Martyrdom, in summary, in our culture, contrary to other schools where it is considered to be an accident, an involvement, a death imposed upon a hero, a tragedy, is a grade, a level, a rank. It is not a means but it is a goal itself. It is originality. It is a completion. It is a lift. It itself is mid-way to the highest peak of humanity and it is a culture.
 
In all ages and centuries, when the followers of a faith and an idea, have power, they guarantee their honor and lives with jihad. But when they are weakened and have no means whereby to struggle, they guarantee their lives, movements, faith, respect, honor, future and history with martyrdom.
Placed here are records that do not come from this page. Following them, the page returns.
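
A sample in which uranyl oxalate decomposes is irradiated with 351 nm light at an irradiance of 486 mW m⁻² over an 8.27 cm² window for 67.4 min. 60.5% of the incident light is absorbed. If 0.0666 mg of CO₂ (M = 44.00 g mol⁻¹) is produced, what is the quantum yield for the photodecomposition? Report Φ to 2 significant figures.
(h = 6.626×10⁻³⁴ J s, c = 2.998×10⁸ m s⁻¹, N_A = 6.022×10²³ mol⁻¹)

Product: 0.0666 mg / 44.00 g mol⁻¹ = 1.514×10⁻⁶ mol.
Photon energy at 351 nm: hc/λ = (6.626×10⁻³⁴)(2.998×10⁸)/(351×10⁻⁹) = 5.659×10⁻¹⁹ J.
Energy delivered: (486 mW m⁻²)(8.27×10⁻⁴ m²)(4044 s) = 1.625 J.
Photons incident: 1.625 / 5.659×10⁻¹⁹ = 2.872×10¹⁸, i.e. 2.872×10¹⁸/6.022×10²³ = 4.769×10⁻⁶ mol.
Photons absorbed: 0.605 × 4.769×10⁻⁶ = 2.885×10⁻⁶ mol.
Φ = 1.514×10⁻⁶ mol / 2.885×10⁻⁶ mol photons = 0.52.

Φ = 0.52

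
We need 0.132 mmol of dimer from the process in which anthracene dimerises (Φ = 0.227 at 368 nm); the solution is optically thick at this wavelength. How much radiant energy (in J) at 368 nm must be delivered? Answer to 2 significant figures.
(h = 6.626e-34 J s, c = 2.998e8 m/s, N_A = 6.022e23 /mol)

190 J

Product: 0.132 mmol = 1.32e-4 mol.
Photons that must be absorbed: 1.32e-4 / 0.227 = 5.815e-4 mol.
Photon energy: hc/λ = 5.398e-19 J; per mole, 3.251e5 J mol⁻¹.
Energy required: 5.815e-4 × 3.251e5 = 190 J.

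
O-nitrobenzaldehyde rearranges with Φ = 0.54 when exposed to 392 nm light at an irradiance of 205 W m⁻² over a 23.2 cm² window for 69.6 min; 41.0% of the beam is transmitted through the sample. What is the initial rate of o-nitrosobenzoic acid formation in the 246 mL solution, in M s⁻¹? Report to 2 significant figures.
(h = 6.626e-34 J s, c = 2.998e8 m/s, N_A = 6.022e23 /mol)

2.0e-6 M s⁻¹

Photon energy at 392 nm: hc/λ = (6.626e-34)(2.998e8)/(392e-9) = 5.068e-19 J.
Energy delivered: (205 W m⁻²)(23.2e-4 m²)(4176 s) = 1986 J.
Photons incident: 1986 / 5.068e-19 = 3.919e21, i.e. 3.919e21/6.022e23 = 0.006508 mol.
Fraction absorbed: 1 − 41.0/100 = 0.5900.
Photons absorbed: 0.5900 × 0.006508 = 0.003840 mol.
Product formed: 0.54 × 0.003840 = 0.002074 mol.
Rate: 0.002074 mol / (4176 s × 0.246 L) = 2.0e-6 M s⁻¹.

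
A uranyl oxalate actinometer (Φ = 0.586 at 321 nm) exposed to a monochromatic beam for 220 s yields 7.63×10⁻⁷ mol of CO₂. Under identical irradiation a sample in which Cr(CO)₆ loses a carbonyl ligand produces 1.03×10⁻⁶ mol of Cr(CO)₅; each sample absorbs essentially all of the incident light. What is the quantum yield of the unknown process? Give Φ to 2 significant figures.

Φ = 0.79

Photons absorbed by the actinometer: 7.63×10⁻⁷ / 0.586 = 1.302×10⁻⁶ mol.
Φ(unknown) = 1.03×10⁻⁶ / 1.302×10⁻⁶ = 0.79.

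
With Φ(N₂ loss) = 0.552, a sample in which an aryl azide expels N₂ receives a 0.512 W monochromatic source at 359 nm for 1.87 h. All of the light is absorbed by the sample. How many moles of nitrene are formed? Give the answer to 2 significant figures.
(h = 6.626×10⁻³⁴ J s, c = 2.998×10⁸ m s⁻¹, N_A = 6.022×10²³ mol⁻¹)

0.0057 mol

Photon energy at 359 nm: hc/λ = (6.626×10⁻³⁴)(2.998×10⁸)/(359×10⁻⁹) = 5.533×10⁻¹⁹ J.
Energy delivered: (0.512 W)(6732 s) = 3447 J.
Photons incident: 3447 / 5.533×10⁻¹⁹ = 6.230×10²¹, i.e. 6.230×10²¹/6.022×10²³ = 0.01035 mol.
Product: Φ × n_abs = 0.552 × 0.01035 = 0.005713 mol.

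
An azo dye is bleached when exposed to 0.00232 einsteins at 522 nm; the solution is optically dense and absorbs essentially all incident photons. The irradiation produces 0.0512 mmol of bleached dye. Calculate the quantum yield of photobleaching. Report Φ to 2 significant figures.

Product: 0.0512 mmol = 5.12×10⁻⁵ mol.
Φ = 5.12×10⁻⁵ mol / 0.00232 mol photons = 0.022.

Φ = 0.022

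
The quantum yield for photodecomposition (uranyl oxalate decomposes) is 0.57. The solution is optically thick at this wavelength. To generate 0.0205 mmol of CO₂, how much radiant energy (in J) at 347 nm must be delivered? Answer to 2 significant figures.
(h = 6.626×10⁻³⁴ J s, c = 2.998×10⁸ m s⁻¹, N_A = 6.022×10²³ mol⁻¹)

Product: 0.0205 mmol = 2.05×10⁻⁵ mol.
Photons that must be absorbed: 2.05×10⁻⁵ / 0.57 = 3.596×10⁻⁵ mol.
Photon energy: hc/λ = 5.725×10⁻¹⁹ J; per mole, 3.448×10⁵ J mol⁻¹.
Energy required: 3.596×10⁻⁵ × 3.448×10⁵ = 12 J.

12 J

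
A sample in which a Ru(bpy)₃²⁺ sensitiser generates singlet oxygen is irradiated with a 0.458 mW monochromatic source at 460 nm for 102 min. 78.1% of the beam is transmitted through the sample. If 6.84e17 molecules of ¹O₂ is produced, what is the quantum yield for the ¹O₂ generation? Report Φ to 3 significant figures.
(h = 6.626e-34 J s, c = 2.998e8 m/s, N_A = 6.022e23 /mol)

Product: 6.84e17 / 6.022e23 = 1.136e-6 mol.
Photon energy at 460 nm: hc/λ = (6.626e-34)(2.998e8)/(460e-9) = 4.318e-19 J.
Energy delivered: (0.458 mW)(6120 s) = 2.803 J.
Photons incident: 2.803 / 4.318e-19 = 6.491e18, i.e. 6.491e18/6.022e23 = 1.078e-5 mol.
Fraction absorbed: 1 − 78.1/100 = 0.2190.
Photons absorbed: 0.2190 × 1.078e-5 = 2.361e-6 mol.
Φ = 1.136e-6 mol / 2.361e-6 mol photons = 0.481.

Φ = 0.481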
Martyrdom is an invitation to all ages and generations that if you cannot kill, die.
 

[^1]: This paragraph and the next are excerpted from Shariati's book, Shi'ism.

[^2]: It is not accidental that Omar Khayyam is being revived in our culture. After the Second World War he met the desires of all of the people of the world. Not the scientist Khayyam, mind you, but the poet! Not the genius Khayyam with his miraculous arithmetic thoughts but the cunning Khayyam who recited some poems. It is not without purpose that the majority of orienta­lists, islamologists and Iranologists write such huge tomes on the various aspects of cultures and civilizations and show such interest in the revival of Sufism. While over seventy percent of our scien­tific, literary, Islamic, historical, philosophical and artistic works remain as hand-written copies in the store-rooms of public or private libraries, works on Sufism are printed in several forms and editions. It is true that everything which happens has a pur­pose which is unknown to us and everything is ruled by fate, wishes, fatalism and destiny but not divine wisdom, fatalism and destiny but by masters, not in heaven but upon the earth.

[^3]: One must remember the advice of the kind and sympathetic relatives of Imam Husayn ('a) who prohibited such arguments and even encouraged him to stay like Abdullah ibn Jafar, the husband of the great Zainab. She divorced him in order to be free to follow Imam Husayn ('a) and Muhammad Hanifah, the half-brother of Imam Husayn ('a).